I thanked Mr. Henderson. I didn’t go right down to the pig, though. I sank into a chair and sat still for a few minutes to think about my troubles, and then I got up and went to the barn, catching up on some odds and ends that needed tending to. Unconsciously I held off, for an hour, the deed by which I would officially recognize the collapse of the performance of raising a pig; I wanted no interruption in the regularity of feeding, the steadiness of growth, the even succession of days. I wanted no interruption, wanted no oil, no deviation. I just wanted to keep on raising a pig, full meal after full meal, spring into summer into fall. I didn’t even know whether there were two ounces of castor oil on the place.
From E.B. White’s “Death of a Pig,” January 1948. Available in The Second Tree From the Corner. Go read the whole thing.

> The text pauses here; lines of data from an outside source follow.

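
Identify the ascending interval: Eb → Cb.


Letter names: E → C spans 6 letter names → a 6th
Semitones: Eb → Cb = 8 half-steps
A 6th of 8 semitones is a minor 6th
= minor 6th


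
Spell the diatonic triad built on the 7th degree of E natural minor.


Solution.
E natural minor scale: E F# G A B C D
Diatonic triad on degree 7 stacks scale notes 7, 2, 4: D F# A
D→F# = 4 semitones; D→A = 7 semitones → major triad
= D F# A (major)


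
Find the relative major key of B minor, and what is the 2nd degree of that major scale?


Solution.
The relative major shares the key signature and is a minor 3rd above the minor tonic
A minor 3rd above B is D
→ relative major of B minor is D major
D major scale: D E F# G A B C#
= D major; 2nd degree = E


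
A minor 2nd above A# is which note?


Let's work it out.
A 2nd spans 2 letter names, so from A we land on B
A minor 2nd = 1 semitone above A#
Spell B at that pitch: B
= B


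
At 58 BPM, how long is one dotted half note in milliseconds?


One quarter-note beat = 60000 / BPM = 60000 / 58 ms
Dotted half note = 3 × quarter note
Duration = 3 × 60000 / 58 = 180000 / 58
= 3103.4 ms


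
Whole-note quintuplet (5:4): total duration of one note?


Let's work it out.
Quintuplet: 5 notes occupy the space of 4 whole notes
Space = 4 × 4 = 16 beats
Each quintuplet note = 16 / 5 = 16/5 beats
= 16/5 beats


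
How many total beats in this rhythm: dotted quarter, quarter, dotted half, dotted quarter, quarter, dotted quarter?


Reasoning:
Beat values:
  dotted quarter = 1.5 beats
  quarter = 1 beat
  dotted half = 3 beats
  dotted quarter = 1.5 beats
  quarter = 1 beat
  dotted quarter = 1.5 beats
Sum = 1.5 + 1 + 3 + 1.5 + 1 + 1.5
= 9.5 beats


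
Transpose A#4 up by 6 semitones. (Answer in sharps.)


Let's work it out.
A#4: chromatic position 10 in octave 4 → absolute = 4×12 + 10 = 58
Transpose up 6: 58 + 6 = 64
64 = 5×12 + 4 → E in octave 5
Result = E5


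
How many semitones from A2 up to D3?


Absolute semitone position = octave×12 + chromatic position
A2: 2×12 + 9 = 33
D3: 3×12 + 2 = 38
Difference = 38 - 33 = 5
= 5 semitones


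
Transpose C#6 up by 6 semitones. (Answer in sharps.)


C#6: chromatic position 1 in octave 6 → absolute = 6×12 + 1 = 73
Transpose up 6: 73 + 6 = 79
79 = 6×12 + 7 → G in octave 6
Result = G6


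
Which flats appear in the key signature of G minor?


Solution.
Flat minor keys: A(0), D(1), G(2), C(3), F(4), Bb(5), Eb(6), Ab(7)
G minor has 2 flats
Order of flats: Bb Eb Ab Db Gb Cb Fb → first 2: Bb, Eb
= Bb, Eb


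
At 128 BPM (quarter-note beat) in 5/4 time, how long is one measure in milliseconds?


Solution.
Quarter-note beat duration = 60000 / 128 ms
Beats per measure (5/4) = 5
One measure = 5 × 60000 / 128 = 300000 / 128 ms
= 2343.8 ms


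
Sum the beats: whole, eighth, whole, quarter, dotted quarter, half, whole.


Step by step:
Beat values:
  whole = 4 beats
  eighth = 0.5 beats
  whole = 4 beats
  quarter = 1 beat
  dotted quarter = 1.5 beats
  half = 2 beats
  whole = 4 beats
Sum = 4 + 0.5 + 4 + 1 + 1.5 + 2 + 4
= 17 beats


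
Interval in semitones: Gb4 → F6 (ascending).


Absolute semitone position = octave×12 + chromatic position
Gb4: 4×12 + 6 = 54
F6: 6×12 + 5 = 77
Difference = 77 - 54 = 23
= 23 semitones


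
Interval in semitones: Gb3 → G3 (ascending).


Let's work it out.
Absolute semitone position = octave×12 + chromatic position
Gb3: 3×12 + 6 = 42
G3: 3×12 + 7 = 43
Difference = 43 - 42 = 1
= 1 semitone


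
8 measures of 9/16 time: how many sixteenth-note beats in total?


Step by step:
Time signature 9/16: the bottom number 16 means the sixteenth note gets one count
The top number 9 means 9 sixteenth-note beats per measure
Total = 9 × 8 measures
= 72 sixteenth-note beats


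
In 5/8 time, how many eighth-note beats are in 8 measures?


Step by step:
Time signature 5/8: the bottom number 8 means the eighth note gets one count
The top number 5 means 5 eighth-note beats per measure
Total = 5 × 8 measures
= 40 eighth-note beats


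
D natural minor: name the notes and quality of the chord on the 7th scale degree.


Working:
D natural minor scale: D E F G A Bb C
Diatonic triad on degree 7 stacks scale notes 7, 2, 4: C E G
C→E = 4 semitones; C→G = 7 semitones → major triad
= C E G (major)


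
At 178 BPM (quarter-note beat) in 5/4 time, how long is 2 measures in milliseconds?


Working:
Quarter-note beat duration = 60000 / 178 ms
Beats per measure (5/4) = 5
One measure = 5 × 60000 / 178 = 300000 / 178 ms
2 measures = 2 × 300000 / 178 = 600000 / 178
= 3370.8 ms


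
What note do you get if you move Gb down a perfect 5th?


Let's work it out.
perfect 5th: 5 letter names, 7 semitones
Letter: G - 4 → C
Pitch: Gb - 7 semitones, spelled as a C → Cb
= Cb


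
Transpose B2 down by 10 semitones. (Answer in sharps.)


Step by step:
B2: chromatic position 11 in octave 2 → absolute = 2×12 + 11 = 35
Transpose down 10: 35 - 10 = 25
25 = 2×12 + 1 → C# in octave 2
Result = C#2


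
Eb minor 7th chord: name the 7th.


Minor 7th chord = root + minor 3rd + perfect 5th + minor 7th
Seventh chords stack in thirds, so the letter names are E-G-B-D
Root: Eb
Minor 3rd above Eb: Gb
Perfect 5th above Eb: Bb
Minor 7th above Eb: Db
The 7th = Db


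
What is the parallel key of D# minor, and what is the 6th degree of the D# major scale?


Parallel keys share the same tonic but differ in mode
D# minor → parallel is D# major
D# major scale: D# E# F## G# A# B# C##
= D# major; 6th degree = B#


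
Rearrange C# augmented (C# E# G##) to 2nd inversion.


Working:
Root position: C# E# G##
2nd inversion: move root and 3rd up an octave
Bass note: G##
Notes (bottom to top) = G## C# E#


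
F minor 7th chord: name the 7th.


Solution.
Minor 7th chord = root + minor 3rd + perfect 5th + minor 7th
Seventh chords stack in thirds, so the letter names are F-A-C-E
Root: F
Minor 3rd above F: Ab
Perfect 5th above F: C
Minor 7th above F: Eb
The 7th = Eb


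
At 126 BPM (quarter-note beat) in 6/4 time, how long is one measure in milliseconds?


Reasoning:
Quarter-note beat duration = 60000 / 126 ms
Beats per measure (6/4) = 6
One measure = 6 × 60000 / 126 = 360000 / 126 ms
= 2857.1 ms


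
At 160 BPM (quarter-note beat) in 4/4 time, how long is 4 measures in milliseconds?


Quarter-note beat duration = 60000 / 160 ms
Beats per measure (4/4) = 4
One measure = 4 × 60000 / 160 = 240000 / 160 ms
4 measures = 4 × 240000 / 160 = 960000 / 160
= 6000.0 ms


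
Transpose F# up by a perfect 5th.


Working:
perfect 5th: 5 letter names, 7 semitones
Letter: F + 4 → C
Pitch: F# + 7 semitones, spelled as a C → C#
= C#


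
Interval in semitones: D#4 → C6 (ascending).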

I adored this essay, and it’s hard to say precisely why. It has all the usual White stylistic virtues—it’s funny, precise, straightforward—but that’s not really it. Maybe it’s this, and you’ll have to allow me to make a strained connection: What White does here is retell his way of living. The reader probably cannot help but be charmed by it (I couldn’t). Compare this, stylistically, to that wretched irony essay in The New York Times last week, which prescribes a similar way of living but does it pompously, didactically, and dishonestly. The lesson, as far as I can tell, is that the writer should tell only the story he can, and then he should stay out of the reader’s way. But maybe that’s not it. I don’t know. Anyway. Maine.